A Cinema of Poetry brings Italian film studies into dialogue with fields outside its usual purview by showing how films can contribute to our understanding of aesthetic questions that stretch back to Homer. Joseph Luzzi considers the relation between film and literature, especially the cinematic adaptation of literary sources and, more generally, the fields of rhetoric, media studies, and modern Italian culture.

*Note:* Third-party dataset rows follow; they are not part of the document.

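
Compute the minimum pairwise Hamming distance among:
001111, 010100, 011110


Comparing all pairs, minimum distance: 2
Can detect 1 errors, correct 0 errors

2


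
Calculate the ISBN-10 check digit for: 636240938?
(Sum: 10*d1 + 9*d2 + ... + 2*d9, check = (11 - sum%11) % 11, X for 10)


Weighted sum: 234
234 mod 11 = 3

Check digit: 8


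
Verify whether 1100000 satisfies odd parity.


Number of 1s: 2

No, parity error (2 ones)


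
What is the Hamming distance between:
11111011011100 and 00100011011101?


XOR: 11011000000001
Count of 1s: 5

5


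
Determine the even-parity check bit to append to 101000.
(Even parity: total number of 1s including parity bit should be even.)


Number of 1s in data: 2
Parity bit: 0

0


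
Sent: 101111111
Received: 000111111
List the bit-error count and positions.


XOR: 101000000

2 error(s) at position(s): 0, 2


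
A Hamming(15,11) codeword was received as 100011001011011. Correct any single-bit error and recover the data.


Syndrome = 13: error at position 13

Data: 01101011111 (corrected bit 13)


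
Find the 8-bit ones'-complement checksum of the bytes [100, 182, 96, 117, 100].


Sum = 595 mod 256 = 83
Complement = 172

172


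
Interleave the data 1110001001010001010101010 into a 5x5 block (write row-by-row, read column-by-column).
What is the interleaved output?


Matrix:
  11100
  01001
  01000
  10101
  01010
Read columns: 1001011101100100000101010

1001011101100100000101010


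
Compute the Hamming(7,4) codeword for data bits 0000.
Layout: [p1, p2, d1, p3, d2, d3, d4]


Parity bits: p1=0, p2=0, p3=0

0000000


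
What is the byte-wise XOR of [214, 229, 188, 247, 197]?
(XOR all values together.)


XOR chain: 214 ^ 229 ^ 188 ^ 247 ^ 197 = 189

189


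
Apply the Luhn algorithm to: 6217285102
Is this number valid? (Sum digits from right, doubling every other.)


Luhn sum = 30
30 mod 10 = 0

Valid (Luhn sum mod 10 = 0)


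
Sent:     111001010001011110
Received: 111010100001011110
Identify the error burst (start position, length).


XOR: 000011110000000000

Burst at position 4, length 4


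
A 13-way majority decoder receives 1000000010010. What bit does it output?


Ones: 3 out of 13
Threshold: 7

0 (3/13 voted 1)


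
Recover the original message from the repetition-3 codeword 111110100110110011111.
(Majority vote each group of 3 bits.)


Groups: 111, 110, 100, 110, 110, 011, 111
Majority votes: 1101111

1101111


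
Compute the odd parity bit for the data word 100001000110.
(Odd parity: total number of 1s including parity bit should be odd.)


Number of 1s in data: 4
Parity bit: 1

1


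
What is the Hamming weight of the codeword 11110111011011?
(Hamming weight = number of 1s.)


Counting 1s in 11110111011011

11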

The book balances theoretical inquiry with close readings of films by the masters of Italian cinema: Roberto Rossellini, Vittorio De Sica, Luchino Visconti, Michelangelo Antonioni, Federico Fellini, Pier Paolo Pasolini, Bernardo Bertolucci, and others. Luzzi’s study is the first to show how Italian filmmakers address such crucial aesthetic issues as the nature of the chorus, the relation between symbol and allegory, the literary prehistory of montage, and the place of poetry in cinematic expression―what Pasolini called the “cinema of poetry.”

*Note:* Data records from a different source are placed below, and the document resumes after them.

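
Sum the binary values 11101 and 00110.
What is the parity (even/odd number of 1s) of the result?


11101 = 29
00110 = 6
Sum = 35 = 100011
1s count = 3

odd parity (3 ones in 100011)


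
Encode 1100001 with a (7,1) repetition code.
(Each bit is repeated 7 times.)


Each bit -> 7 copies

1111111111111100000000000000000000000000001111111


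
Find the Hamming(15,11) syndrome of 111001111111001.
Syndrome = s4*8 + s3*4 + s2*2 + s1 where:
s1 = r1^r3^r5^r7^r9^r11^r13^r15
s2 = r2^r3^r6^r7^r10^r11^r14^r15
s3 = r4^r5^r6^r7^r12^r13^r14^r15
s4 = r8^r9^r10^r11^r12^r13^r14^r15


s1=0, s2=1, s3=0, s4=0

Syndrome = 2 (error at position 2)


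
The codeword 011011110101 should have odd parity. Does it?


Number of 1s: 8

No, parity error (8 ones)


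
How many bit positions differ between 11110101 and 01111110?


XOR: 10001011
Count of 1s: 4

4


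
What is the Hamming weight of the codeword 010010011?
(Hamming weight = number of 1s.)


Counting 1s in 010010011

4


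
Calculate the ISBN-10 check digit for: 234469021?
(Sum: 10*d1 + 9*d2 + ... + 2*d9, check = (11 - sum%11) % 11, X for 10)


Weighted sum: 196
196 mod 11 = 9

Check digit: 2


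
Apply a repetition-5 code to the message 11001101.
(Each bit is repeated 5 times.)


Each bit -> 5 copies

1111111111000000000011111111110000011111


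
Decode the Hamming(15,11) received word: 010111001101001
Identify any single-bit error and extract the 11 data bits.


Syndrome = 5: error at position 5

Data: 00101101001 (corrected bit 5)


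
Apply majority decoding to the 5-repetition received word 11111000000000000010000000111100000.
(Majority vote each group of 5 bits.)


Groups: 11111, 00000, 00000, 00010, 00000, 01111, 00000
Majority votes: 1000010

1000010


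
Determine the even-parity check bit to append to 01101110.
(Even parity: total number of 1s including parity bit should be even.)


Number of 1s in data: 5
Parity bit: 1

1


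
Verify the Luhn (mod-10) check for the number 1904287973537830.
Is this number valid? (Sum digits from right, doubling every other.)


Luhn sum = 72
72 mod 10 = 2

Invalid (Luhn sum mod 10 = 2)


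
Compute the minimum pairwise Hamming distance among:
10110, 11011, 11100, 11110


Comparing all pairs, minimum distance: 1
Can detect 0 errors, correct 0 errors

1


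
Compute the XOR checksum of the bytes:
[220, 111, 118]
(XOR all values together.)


XOR chain: 220 ^ 111 ^ 118 = 197

197


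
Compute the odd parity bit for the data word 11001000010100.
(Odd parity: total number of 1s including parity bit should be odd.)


Number of 1s in data: 5
Parity bit: 0

0


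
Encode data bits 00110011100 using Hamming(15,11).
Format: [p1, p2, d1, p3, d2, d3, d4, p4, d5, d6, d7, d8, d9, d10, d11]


Parity bits: p1=1, p2=1, p3=0, p4=1

110001110011100


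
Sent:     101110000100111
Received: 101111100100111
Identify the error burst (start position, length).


XOR: 000001100000000

Burst at position 5, length 2


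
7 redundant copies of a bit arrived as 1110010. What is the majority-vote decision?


Ones: 4 out of 7
Threshold: 4

1 (4/7 voted 1)


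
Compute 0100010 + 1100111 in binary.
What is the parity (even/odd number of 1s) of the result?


0100010 = 34
1100111 = 103
Sum = 137 = 10001001
1s count = 3

odd parity (3 ones in 10001001)


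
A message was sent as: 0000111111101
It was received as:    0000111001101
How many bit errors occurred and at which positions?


XOR: 0000000110000

2 error(s) at position(s): 7, 8


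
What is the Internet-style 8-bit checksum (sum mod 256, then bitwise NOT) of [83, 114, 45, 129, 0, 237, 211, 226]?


Sum = 1045 mod 256 = 21
Complement = 234

234


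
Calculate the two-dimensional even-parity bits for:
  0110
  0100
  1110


Row parities: 011
Column parities: 1100

Row P: 011, Col P: 1100, Corner: 0


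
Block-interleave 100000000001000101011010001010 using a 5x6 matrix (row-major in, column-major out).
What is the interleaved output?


Matrix:
  100000
  000001
  000101
  011010
  001010
Read columns: 100000001000011001000001101100

100000001000011001000001101100


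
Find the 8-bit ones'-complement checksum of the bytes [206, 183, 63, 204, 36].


Sum = 692 mod 256 = 180
Complement = 75

75


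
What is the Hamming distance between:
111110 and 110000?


XOR: 001110
Count of 1s: 3

3


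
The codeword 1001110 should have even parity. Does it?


Number of 1s: 4

Yes, parity is correct (4 ones)


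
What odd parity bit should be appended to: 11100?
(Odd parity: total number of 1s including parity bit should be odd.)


Number of 1s in data: 3
Parity bit: 0

0


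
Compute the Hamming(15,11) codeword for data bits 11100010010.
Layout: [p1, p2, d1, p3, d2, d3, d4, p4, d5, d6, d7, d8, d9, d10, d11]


Parity bits: p1=1, p2=0, p3=1, p4=0

101111000010010


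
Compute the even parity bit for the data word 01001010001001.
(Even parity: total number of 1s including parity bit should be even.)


Number of 1s in data: 5
Parity bit: 1

1


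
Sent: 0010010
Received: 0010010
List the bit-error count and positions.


XOR: 0000000

0 errors (received matches sent)


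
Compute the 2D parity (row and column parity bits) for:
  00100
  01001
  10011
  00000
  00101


Row parities: 10100
Column parities: 11011

Row P: 10100, Col P: 11011, Corner: 0


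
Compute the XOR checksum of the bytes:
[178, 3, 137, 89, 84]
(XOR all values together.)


XOR chain: 178 ^ 3 ^ 137 ^ 89 ^ 84 = 53

53


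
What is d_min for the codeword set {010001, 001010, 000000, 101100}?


Comparing all pairs, minimum distance: 2
Can detect 1 errors, correct 0 errors

2


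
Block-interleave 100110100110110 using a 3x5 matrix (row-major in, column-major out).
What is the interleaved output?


Matrix:
  10011
  01001
  10110
Read columns: 101010001101110

101010001101110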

While Luzzi establishes how certain qualities of film―its link with technological processes, capacity for mass distribution, synthetic virtues (and vices) as the so-called total art―have reshaped centuries-long debates, A Cinema of Poetry also explores what is specific to the Italian art film and, more broadly, Italian cinematic history. In other words, what makes this version of the art film recognizably “Italian”?

Reviews/Praise

“A thought-provoking and well-written investigation of the role of history and realism in Italian cinema and the role played by the centuries-long tradition of poetry (or more precisely, poesis) in this quest.”
—Emiliano Perra, H-Italy

“Ambitious, inventive, learned, and largely successful, A Cinema of Poetry … brilliantly analyzes the art in the art film by showing how Italian cinema uses a chorus or expresses itself through allegory… This impressively intelligent re-description of the tradition surely takes its place alongside other necessary histories of Italian cinema.”
Choice

“Luzzi’s inter-art encounters between literary and visual forms reanimate the cinematic texts he discusses. The book is not a reductive reincarnation of national identity or a nostalgic reanimation of the art film. It is a brave undertaking to think toward the future through poetic tropes gleaned from the past ‘as the source for a cinematic rebirth.”
Journal of Modern Italian Studies

“What makes this particular publication stand out is its focus on inter-art within the discussion of cinema of poetry along with its ability to capture and keep the attention of both specialists and people with a general interest in the subject. Luzzi’s writing style is comfortable to read and the many examples and references, both textual and visual, give a clear demonstration of the ideas and theories which are discussed in the various sections of the book. These positive characterizations of Luzzi’s work will benefit and motivate future research surrounding the combination of inter-art and cinema of poetry, as well as Italian cinema history in general.”
Italica

“Luzzi brings a set of powerful resources to his new study: a vast erudition, an ear finely attuned to inter-arts allusions, and an ability to discern the workings of poetic tropes within the language of cinema. The result is a deepened understanding of the category of the aesthetic as it relates to Italian film criticism and an affirmation of the riches that this body of canonical films offers to scholars and lay connoisseurs of the seventh art.”